We recruited and conducted virtual focus groups with the teenage participants to design a conversation that addressed a critical incident that caused mental/emotional issues for which the responding teenagers in the study provided solutions that they themselves would like to receive. Through focus groups facilitated over Zoom, a synchronous role-playing game was played with the teenage participant to design conversations that addressed a critical incident experienced by one of the participants. Digital collaborative instruments were created through Google slides to capture conversation turns. Discussions were conducted to gather their feedback on the design of future conversational agents from a teenager’s perspective. Observations of physical affect, chat transcripts, notes of the Zoom session, and the digital artifacts produced from the activity were collected and prepared for analysis. The data was qualitatively coded and aggregated by frequency of occurrence and other dimensions.

My contributions specifically included moderation of focus group sessions, chat monitoring, and observation during the course of the focus group sessions. I researched and gathered quality sources to support the literature review.

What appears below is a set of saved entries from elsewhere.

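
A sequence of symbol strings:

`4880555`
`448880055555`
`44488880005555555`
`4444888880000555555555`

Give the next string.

444448888880000055555555555

Each string has the form 4^{n} 8^{n+1} 0^{n} 5^{2n+1} (n = 1, 2, …).
For the next term, n = 5, so the run lengths are 5, 6, 5, 11.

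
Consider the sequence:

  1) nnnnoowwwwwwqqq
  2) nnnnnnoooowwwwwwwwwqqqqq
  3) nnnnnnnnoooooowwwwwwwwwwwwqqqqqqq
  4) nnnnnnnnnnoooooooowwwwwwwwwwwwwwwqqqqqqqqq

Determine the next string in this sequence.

The n-th term is 2n n's then 2n-2 o's then 3n w's then 2n-1 q's, where the shown terms are n = 2, 3, 4, 5.
Setting n = 6 gives 12, 10, 18, 11 characters in each block.

nnnnnnnnnnnnoooooooooowwwwwwwwwwwwwwwwwwqqqqqqqqqqq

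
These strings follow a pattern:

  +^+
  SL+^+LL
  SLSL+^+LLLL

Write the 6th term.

Every step adds SL to the front and LL to the end of the previous string.
From SLSL+^+LLLL, 3 further steps: SLSL+^+LLLL → SLSLSL+^+LLLLLL → SLSLSLSL+^+LLLLLLLL → (answer).

SLSLSLSLSL+^+LLLLLLLLLL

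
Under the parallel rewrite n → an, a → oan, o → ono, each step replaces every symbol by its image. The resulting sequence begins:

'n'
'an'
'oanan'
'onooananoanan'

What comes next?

Rewriting the 13 symbols of onooananoanan one by one yields ono an ono ono oan an oan an ono oan an oan an; concatenated:

onoanonoonooananoananonooananoanan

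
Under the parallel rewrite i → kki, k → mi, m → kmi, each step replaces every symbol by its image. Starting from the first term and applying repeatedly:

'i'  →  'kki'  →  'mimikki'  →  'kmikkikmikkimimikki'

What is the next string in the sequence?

mikmikkimimikkimikmikkimimikkikmikkikmikkimimikki

Applying the rule to each of the 19 symbols of kmikkikmikkimimikki gives the pieces mi kmi kki mi mi kki mi kmi kki mi mi kki kmi kki kmi kki mi mi kki, which concatenate to the answer.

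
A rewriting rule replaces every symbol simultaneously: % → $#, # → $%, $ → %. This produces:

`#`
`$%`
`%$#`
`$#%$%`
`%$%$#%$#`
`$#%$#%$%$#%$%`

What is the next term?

%$%$#%$%$#%$#%$%$#%$#

φ($#%$#%$%$#%$%) expands symbol-by-symbol to % $% $# % $% $# % $# % $% $# % $#; joining the 13 pieces gives the next term.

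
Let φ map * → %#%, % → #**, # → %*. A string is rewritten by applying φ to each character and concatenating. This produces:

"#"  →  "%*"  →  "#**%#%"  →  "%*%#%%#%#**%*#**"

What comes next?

Rewriting the 16 symbols of %*%#%%#%#**%*#** one by one yields #** %#% #** %* #** #** %* #** %* %#% %#% #** %#% %* %#% %#%; concatenated:

#**%#%#**%*#**#**%*#**%*%#%%#%#**%#%%*%#%%#%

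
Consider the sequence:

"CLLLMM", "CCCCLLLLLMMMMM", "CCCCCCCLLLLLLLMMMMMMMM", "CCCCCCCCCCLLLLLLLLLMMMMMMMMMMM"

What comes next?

CCCCCCCCCCCCCLLLLLLLLLLLMMMMMMMMMMMMMM

Term n consists of 3n-2 C's, followed by 2n+1 L's, followed by 3n-1 M's (n = 1, 2, …).
Setting n = 5 gives 13, 11, 14 characters in each block.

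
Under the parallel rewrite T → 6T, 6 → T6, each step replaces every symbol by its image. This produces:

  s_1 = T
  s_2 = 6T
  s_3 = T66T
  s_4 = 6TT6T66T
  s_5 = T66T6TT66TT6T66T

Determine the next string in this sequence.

φ(T66T6TT66TT6T66T) expands symbol-by-symbol to 6T T6 T6 6T T6 6T 6T T6 T6 6T 6T T6 6T T6 T6 6T; joining the 16 pieces gives the next term.

6TT6T66TT66T6TT6T66T6TT66TT6T66T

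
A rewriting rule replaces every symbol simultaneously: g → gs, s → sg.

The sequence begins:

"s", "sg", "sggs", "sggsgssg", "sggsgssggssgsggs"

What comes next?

sggsgssggssgsggsgssgsggssggsgssg

φ(sggsgssggssgsggs) expands symbol-by-symbol to sg gs gs sg gs sg sg gs gs sg sg gs sg gs gs sg; joining the 16 pieces gives the next term.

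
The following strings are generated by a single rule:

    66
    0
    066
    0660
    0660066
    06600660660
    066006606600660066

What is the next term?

06600660660066006606600660660

This is a Fibonacci-style word recurrence s(k) = s(k−1)·s(k−2): e.g. 0·66 = 066.
Continuing: 066006606600660066 · 06600660660 gives term 8.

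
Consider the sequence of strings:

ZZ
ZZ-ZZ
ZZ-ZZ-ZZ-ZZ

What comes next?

ZZ-ZZ-ZZ-ZZ-ZZ-ZZ-ZZ-ZZ

Each string is two copies of the previous one joined by '-'.
So the next term is two copies of ZZ-ZZ-ZZ-ZZ with '-' between the halves.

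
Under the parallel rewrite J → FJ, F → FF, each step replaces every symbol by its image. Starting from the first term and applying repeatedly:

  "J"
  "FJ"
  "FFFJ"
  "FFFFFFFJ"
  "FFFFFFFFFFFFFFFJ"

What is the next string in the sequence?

Rewriting the 16 symbols of FFFFFFFFFFFFFFFJ one by one yields FF FF FF FF FF FF FF FF FF FF FF FF FF FF FF FJ; concatenated:

FFFFFFFFFFFFFFFFFFFFFFFFFFFFFFFJ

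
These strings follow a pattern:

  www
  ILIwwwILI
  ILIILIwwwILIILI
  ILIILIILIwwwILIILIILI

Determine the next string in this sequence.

Each term wraps the previous one in ILI on the left and ILI on the right.
One more step from ILIILIILIwwwILIILIILI gives the answer.

ILIILIILIILIwwwILIILIILIILI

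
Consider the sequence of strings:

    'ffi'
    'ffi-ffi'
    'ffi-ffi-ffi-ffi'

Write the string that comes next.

Every step duplicates the string with '-' between the halves.
So the next term is two copies of ffi-ffi-ffi-ffi with '-' between the halves.

ffi-ffi-ffi-ffi-ffi-ffi-ffi-ffi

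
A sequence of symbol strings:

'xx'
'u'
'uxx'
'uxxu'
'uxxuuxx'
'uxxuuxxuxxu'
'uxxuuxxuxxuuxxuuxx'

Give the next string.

uxxuuxxuxxuuxxuuxxuxxuuxxuxxu

From term 3 onward, concatenate the last term with the second-to-last: u·xx = uxx, uxx·u = uxxu, …
The next term joins uxxuuxxuxxuuxxuuxx and uxxuuxxuxxu.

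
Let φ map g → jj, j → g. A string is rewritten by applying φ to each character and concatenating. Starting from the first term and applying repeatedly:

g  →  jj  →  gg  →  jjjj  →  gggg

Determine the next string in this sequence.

jjjjjjjj

Apply φ to gggg symbol by symbol: g→jj, g→jj, g→jj, g→jj; joined: jj jj jj jj.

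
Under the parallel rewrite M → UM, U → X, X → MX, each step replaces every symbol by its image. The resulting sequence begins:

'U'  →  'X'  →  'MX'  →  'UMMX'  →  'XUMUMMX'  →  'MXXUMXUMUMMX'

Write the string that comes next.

Apply φ to MXXUMXUMUMMX symbol by symbol: M→UM, X→MX, X→MX, U→X, M→UM, X→MX, U→X, M→UM, U→X, M→UM, M→UM, X→MX; joined: UM MX MX X UM MX X UM X UM UM MX.

UMMXMXXUMMXXUMXUMUMMX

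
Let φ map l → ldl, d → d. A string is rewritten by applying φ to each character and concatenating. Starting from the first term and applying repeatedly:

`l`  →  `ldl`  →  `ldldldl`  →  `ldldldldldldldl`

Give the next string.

ldldldldldldldldldldldldldldldl

Replace each of the 15 characters of ldldldldldldldl in place — ldl d ldl d ldl d ldl d ldl d ldl d ldl d ldl — and concatenate.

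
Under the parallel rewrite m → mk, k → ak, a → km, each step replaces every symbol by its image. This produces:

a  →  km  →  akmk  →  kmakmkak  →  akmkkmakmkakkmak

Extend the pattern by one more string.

φ(akmkkmakmkakkmak) expands symbol-by-symbol to km ak mk ak ak mk km ak mk ak km ak ak mk km ak; joining the 16 pieces gives the next term.

kmakmkakakmkkmakmkakkmakakmkkmak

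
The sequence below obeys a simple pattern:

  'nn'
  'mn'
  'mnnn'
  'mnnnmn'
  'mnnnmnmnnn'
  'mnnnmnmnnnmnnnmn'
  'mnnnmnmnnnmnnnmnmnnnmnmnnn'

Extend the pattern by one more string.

This is a Fibonacci-style word recurrence s(k) = s(k−1)·s(k−2): e.g. mn·nn = mnnn.
So term 8 is mnnnmnmnnnmnnnmnmnnnmnmnnn·mnnnmnmnnnmnnnmn.

mnnnmnmnnnmnnnmnmnnnmnmnnnmnnnmnmnnnmnnnmn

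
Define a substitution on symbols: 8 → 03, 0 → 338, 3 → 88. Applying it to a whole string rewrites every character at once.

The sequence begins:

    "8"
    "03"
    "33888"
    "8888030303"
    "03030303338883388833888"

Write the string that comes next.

33888338883388833888888803030388880303038888030303

Replace each of the 23 characters of 03030303338883388833888 in place — 338 88 338 88 338 88 338 88 88 88 03 03 03 88 88 03 03 03 88 88 03 03 03 — and concatenate.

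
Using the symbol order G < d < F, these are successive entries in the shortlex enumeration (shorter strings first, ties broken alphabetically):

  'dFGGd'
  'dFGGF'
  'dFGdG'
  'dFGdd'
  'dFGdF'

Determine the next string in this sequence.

Find the rightmost character of dFGdF below F, bump it to the next letter, and reset everything to its right to G.

dFGFG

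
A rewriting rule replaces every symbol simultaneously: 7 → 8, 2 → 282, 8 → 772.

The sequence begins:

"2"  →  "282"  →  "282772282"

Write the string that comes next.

28277228288282282772282

Rewriting each symbol of 282772282: 2→282, 8→772, 2→282, 7→8, 7→8, 2→282, 2→282, 8→772, 2→282, which concatenates to 282 772 282 8 8 282 282 772 282.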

In partnership with one of my classmates, we devised an automated way to organize the data into discrete units that could easily be aggregated to various dimensions during data analysis. I developed qualitative data coding to group the teens conversation turns into themes and sub-themes to arrive at statistically supported findings.

Google sheet with 3 columns of iterations of qualitative coding.  Similar themes are grouped by cell color

Google sheet of initial coding assigned to teens’ responses (Friend Coding) and the second pass grouping to identify overall themes (Friend Coding Themes).

 
A table of coding themes listed with an assigned cell color and respective definitions

Coding themes list with respective definitions.

This research project investigated a specific population’s mental and emotional need during a critical incident and how technologies like conversational agents could be designed to support them. Conducting focus groups enabled us to collect data through different dimensions: visually, textually, and aurally, resulting in a rich resource to analyze. Approaching supportive technology design through participatory design, as the resulting data in the findings revealed, foregrounded teenagers’ technological and emotional needs, thus providing a conduit for their voices to be heard in the process.